December 23, 2008
Chairman David Obey House Committee on Appropriations United States House of Representatives Washington, DC 20510 Re: Economic Stimulus Package Dear Mr. Chairman:
Literacy professional development is the most powerful tool policy makers have to improve reading achievement of high need students. These vulnerable students are the core of Title I, Title III, and IDEA programs.
The United States has over 18 million struggling learners – at all grade levels. Unfortunately, most of these children attend schools with the most challenges and the fewest resources. Professional development as a primary intervention for improvement will increase student learning. [This has been documented by Richard Correnti (AERA, 2007) and an IES’s 2007 study by the Regional Education Laboratory at Edvance Research.]
American schools need professional development programs that:
Professional development in the economic stimulus package will have an immediate and long-lasting impact on a part of the workforce that is frequently left out of “infrastructure” programs: women. The teaching workforce is 75% female. Also 18% of teachers have less than three years experience. Targeting these novices will make them better teachers and induce them to stay with teaching, thus combating a persistent and costly retention problem.
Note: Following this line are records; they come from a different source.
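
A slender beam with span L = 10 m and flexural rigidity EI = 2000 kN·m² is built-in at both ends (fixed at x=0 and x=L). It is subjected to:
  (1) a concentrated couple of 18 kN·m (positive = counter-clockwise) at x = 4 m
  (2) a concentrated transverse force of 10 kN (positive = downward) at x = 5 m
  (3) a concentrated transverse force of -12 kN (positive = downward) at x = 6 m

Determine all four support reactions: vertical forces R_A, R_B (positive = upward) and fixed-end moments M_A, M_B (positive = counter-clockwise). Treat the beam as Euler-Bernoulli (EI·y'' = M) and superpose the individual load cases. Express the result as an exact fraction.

R_A = 421/125 kN, M_A = 157/50 kN·m, R_B = -671/125 kN, M_B = 527/50 kN·m

Load 1 — applied couple M₀=18 kN·m at a=4 m (b=L-a=6):
  R_A = 6M₀ab/L³ = 6·18·4·6/10³ = 324/125 kN
  M_A = M₀b(2a-b)/L² = 18·6·(2·4-6)/10² = 54/25 kN·m
  R_B = -6M₀ab/L³ = -6·18·4·6/10³ = -324/125 kN
  M_B = M₀a(2b-a)/L² = 18·4·(2·6-4)/10² = 144/25 kN·m
Load 2 — point force P=10 kN at a=5 m (b=L-a=5):
  R_A = Pb²(3a+b)/L³ = 10·5²·(3·5+5)/10³ = 5 kN
  M_A = Pab²/L² = 10·5·5²/10² = 25/2 kN·m
  R_B = Pa²(a+3b)/L³ = 10·5²·(5+3·5)/10³ = 5 kN
  M_B = -Pa²b/L² = -10·5²·5/10² = -25/2 kN·m
Load 3 — point force P=-12 kN at a=6 m (b=L-a=4):
  R_A = Pb²(3a+b)/L³ = (-12)·4²·(3·6+4)/10³ = -528/125 kN
  M_A = Pab²/L² = (-12)·6·4²/10² = -288/25 kN·m
  R_B = Pa²(a+3b)/L³ = (-12)·6²·(6+3·4)/10³ = -972/125 kN
  M_B = -Pa²b/L² = -(-12)·6²·4/10² = 432/25 kN·m
Superposition: R_A = 421/125 kN, M_A = 157/50 kN·m, R_B = -671/125 kN, M_B = 527/50 kN·m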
Adequate funding is essential, not only for professional development programs themselves, but to cover the costs of substitute teachers that allow the classroom teachers the time to expand their knowledge and practice of teaching high-level content to vulnerable children.
The International Reading Association asks that you include professional development in the economic stimulus package. In doing so, Congress will be providing a stimulus to the economy, helping the largely female teaching force as it invests in the neediest children in the United States, and preparing a lost segment of our children to compete in this complex and technological society.